WORCESTER, Mass. | The week before the 2004 Democratic National Convention, Sen. John Kerry drafted his presidential-nomination speech and then set off on a cross-country trip that brought him home to thousands of delegates waiting in Boston.
Four years later, the senator was back on the stump in the second-largest city in Massachusetts, seeking the votes of 60 people who had been lured to a restaurant with a free lunch and Greek pastries.
Times have changed, but the Massachusetts senator insists he’s as committed to seeking re-election to the Senate this fall as he was to campaigning for the White House four years ago.

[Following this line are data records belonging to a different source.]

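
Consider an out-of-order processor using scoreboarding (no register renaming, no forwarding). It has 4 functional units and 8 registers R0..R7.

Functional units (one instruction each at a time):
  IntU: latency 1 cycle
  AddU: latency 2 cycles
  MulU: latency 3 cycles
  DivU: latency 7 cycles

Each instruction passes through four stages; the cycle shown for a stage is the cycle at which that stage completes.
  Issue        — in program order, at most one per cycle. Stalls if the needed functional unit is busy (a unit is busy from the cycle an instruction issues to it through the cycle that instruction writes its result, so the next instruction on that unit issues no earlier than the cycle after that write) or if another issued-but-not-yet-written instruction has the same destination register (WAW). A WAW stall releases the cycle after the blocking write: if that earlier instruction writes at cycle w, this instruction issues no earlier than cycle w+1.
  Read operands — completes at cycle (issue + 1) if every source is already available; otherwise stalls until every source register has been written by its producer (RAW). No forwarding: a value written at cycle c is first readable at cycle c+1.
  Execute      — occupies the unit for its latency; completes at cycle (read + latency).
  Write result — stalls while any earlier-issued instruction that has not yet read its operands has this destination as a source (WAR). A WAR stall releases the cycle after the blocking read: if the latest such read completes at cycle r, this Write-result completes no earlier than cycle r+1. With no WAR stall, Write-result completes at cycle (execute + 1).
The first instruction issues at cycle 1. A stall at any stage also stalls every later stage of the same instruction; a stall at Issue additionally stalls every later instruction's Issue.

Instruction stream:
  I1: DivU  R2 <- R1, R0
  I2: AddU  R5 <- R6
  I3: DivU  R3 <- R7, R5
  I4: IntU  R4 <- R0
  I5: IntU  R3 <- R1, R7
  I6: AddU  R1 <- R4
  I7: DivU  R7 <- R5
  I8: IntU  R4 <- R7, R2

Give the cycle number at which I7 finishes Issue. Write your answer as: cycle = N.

cycle = 23

cycle 1: I1 issues→DivU
cycle 2: I1 reads | I2 issues→AddU
cycle 3: I2 reads
cycle 5: I2 exec-done
cycle 6: I2 writes R5
cycle 9: I1 exec-done
cycle 10: I1 writes R2
cycle 11: I3 issues→DivU
cycle 12: I3 reads | I4 issues→IntU
cycle 13: I4 reads
cycle 14: I4 exec-done
cycle 15: I4 writes R4
cycle 19: I3 exec-done
cycle 20: I3 writes R3
cycle 21: I5 issues→IntU
cycle 22: I5 reads | I6 issues→AddU
cycle 23: I5 exec-done | I6 reads | I7 issues→DivU
cycle 24: I5 writes R3 | I7 reads
cycle 25: I6 exec-done | I8 issues→IntU
cycle 26: I6 writes R1
cycle 31: I7 exec-done
cycle 32: I7 writes R7
cycle 33: I8 reads
cycle 34: I8 exec-done
cycle 35: I8 writes R4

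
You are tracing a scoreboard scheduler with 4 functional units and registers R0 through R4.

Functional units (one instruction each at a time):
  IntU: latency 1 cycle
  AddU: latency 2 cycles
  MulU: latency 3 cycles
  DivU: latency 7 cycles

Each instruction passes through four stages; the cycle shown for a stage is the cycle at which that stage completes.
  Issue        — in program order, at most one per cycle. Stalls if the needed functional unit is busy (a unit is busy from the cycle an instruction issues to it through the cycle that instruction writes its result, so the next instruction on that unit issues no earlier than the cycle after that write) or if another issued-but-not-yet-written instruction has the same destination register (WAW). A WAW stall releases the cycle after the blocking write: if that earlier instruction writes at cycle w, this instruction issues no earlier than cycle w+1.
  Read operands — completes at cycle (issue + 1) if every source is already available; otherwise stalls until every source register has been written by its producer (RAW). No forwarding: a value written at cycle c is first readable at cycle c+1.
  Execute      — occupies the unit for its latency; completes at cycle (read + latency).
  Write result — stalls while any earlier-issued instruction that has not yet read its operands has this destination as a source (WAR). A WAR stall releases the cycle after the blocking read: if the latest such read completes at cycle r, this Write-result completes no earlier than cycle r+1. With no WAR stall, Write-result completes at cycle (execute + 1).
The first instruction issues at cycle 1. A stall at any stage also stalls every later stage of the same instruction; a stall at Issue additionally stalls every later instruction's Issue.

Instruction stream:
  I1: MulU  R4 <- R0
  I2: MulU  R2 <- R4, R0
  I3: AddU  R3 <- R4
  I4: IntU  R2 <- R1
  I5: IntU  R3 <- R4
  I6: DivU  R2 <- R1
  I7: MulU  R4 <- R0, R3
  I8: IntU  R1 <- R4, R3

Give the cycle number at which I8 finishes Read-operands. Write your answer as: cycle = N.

cycle 1: I1 dispatched to MulU
cycle 2: I1 operands ready
cycle 5: I1 complete
cycle 6: R4←I1
cycle 7: I2 dispatched to MulU
cycle 8: I2 operands ready | I3 dispatched to AddU
cycle 9: I3 operands ready
cycle 11: I2 complete | I3 complete
cycle 12: R2←I2 | R3←I3
cycle 13: I4 dispatched to IntU
cycle 14: I4 operands ready
cycle 15: I4 complete
cycle 16: R2←I4
cycle 17: I5 dispatched to IntU
cycle 18: I5 operands ready | I6 dispatched to DivU
cycle 19: I5 complete | I6 operands ready | I7 dispatched to MulU
cycle 20: R3←I5
cycle 21: I7 operands ready | I8 dispatched to IntU
cycle 24: I7 complete
cycle 25: R4←I7
cycle 26: I6 complete | I8 operands ready
cycle 27: R2←I6 | I8 complete
cycle 28: R1←I8

cycle = 26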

“It’s a different field, if you will, but it’s no less important,” Mr. Kerry said Aug. 18. “It’s a privilege to represent this state, particularly. We have a great tradition here: Ted Kennedy and going back to John (Quincy) Adams.”
The senator voted in 2002 to authorize military force in Iraq but argued during his unsuccessful 2004 campaign against President Bush that war could have been avoided with more adept foreign policy.
The blend of local and national issues in Mr. Kerry’s campaign-trail rhetoric highlights the balancing act he faces as he seeks his fifth Senate term.
His campaign speech sounds little different than in 2004. Since then, events at home and abroad have given resonance to his calls for energy independence and a redeployment of U.S. military forces away from Iraq.
“Twelve billion dollars a month - a month - are being spent a in place where there was no al Qaeda, and there were no weapons of mass destruction. And the place where there is al Qaeda and there are weapons of mass destruction - Pakistan and Afghanistan - they have ignored sufficiently that it’s now at great risk,” the senator told his Worcester audience.
Critics cite his presidential campaign as proof that Mr. Kerry’s focus has wandered well beyond his home state - a charge given potency by the famed constituent-service operation of the senior senator from Massachusetts, Edward M. Kennedy.
With Mr. Kennedy ailing with a malignant brain tumor, Mr. Kerry now faces questions about whether he could uphold that tradition.
For the first time since being elected in 1984, Mr. Kerry has a challenger in the Democratic primary. He squares off Sept. 16 with a little-known Gloucester lawyer, Edward O’Reilly. And unlike 2002, when Mr. Kerry was unopposed in the general election, the Republicans have nominated their own Senate candidate this year: Jeff Beatty, a former CIA operative and member of the Army’s elite Delta Force.
At the same time, Mr. Kerry has become enmeshed in the 2008 presidential race. He endorsed Democratic Sen. Barack Obama just after the Illinois senator suffered a stinging loss to Sen. Hillary Rodham Clinton in the New Hampshire primary, a risky move.
That support, along with Mr. Kerry’s choice of Mr. Obama as the 2004 convention keynote speaker, have fueled speculation Mr. Kerry might join an Obama administration, possibly as secretary of state.
The senator will address the 2008 convention Wednesday during a segment focused on securing the nation’s future. And he is campaigning with gusto, crisscrossing Massachusetts to hold “Kerry On Your Corner” town-hall meetings.
He’s also on statewide television with his first - and possibly only - primary commercial, a feel-good spot in which a wounded war veteran recounts how Mr. Kerry arranged for him to throw out the first pitch at Fenway Park on Patriots Day.